Monday 17 September 2018

Book Review: The Murder at the Vicarage - A. Christie



In this novel first make her appearance Miss Marple, an old lady who lives near the vicarage and whose knows a lot about all the people of the little village and has very fine observation skills.
Every time I read a novel by Agatha Christie I am amazed at how brilliant her mind was in plotting crimes and in making every day to day situations into a possible motive, always keeping an underlining sense of humour.
I just love her!

Overall rating:  7,5     Plot: 7     Writing style: 8      Cover:  7


Title: The Murder at the vicarage
Author: Agatha Christie
Publisher: Plant Three publishing
Pages: 
Publication year: 1930

Plot:
Miss Marple is led on her first case to a crime scene at the local vicarage.
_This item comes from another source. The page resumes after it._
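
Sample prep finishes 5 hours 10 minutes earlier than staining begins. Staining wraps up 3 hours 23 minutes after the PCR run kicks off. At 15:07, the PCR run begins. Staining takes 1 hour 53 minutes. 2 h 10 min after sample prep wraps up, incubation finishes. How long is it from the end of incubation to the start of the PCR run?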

Colonel Protheroe, the magistrate whom everyone in town hates, has been shot through the head. No one heard the shot. There are no leads. Yet, everyone surrounding the vicarage seems to have a reason to want the Colonel dead. It is a race against the clock as Miss Marple sets out on the twisted trail of the mysterious killer without so much as a bit of help from the local police.

The Author:
Dame Agatha Mary Clarissa Christie, Lady Mallowan, DBE was an English writer. She is known for her 66 detective novels and 14 short story collections, particularly those revolving around her fictional detectives Hercule Poirot and Miss Marple. Born in Torquay in 1890, she died in 1976.
Christie was born into a wealthy upper-middle-class family in TorquayDevon. Before marrying and starting a family in London, she had served in a Devon hospital during the First World War, tending to troops coming back from the trenches. She was initially an unsuccessful writer with six rejections, but this changed when The Mysterious Affair at Styles, featuring Hercule Poirot, was published in 1920. During the Second World War she worked as a pharmacy assistant at University College Hospital, London, during the Blitz and acquired a good knowledge of poisons which featured in many of her subsequent novels.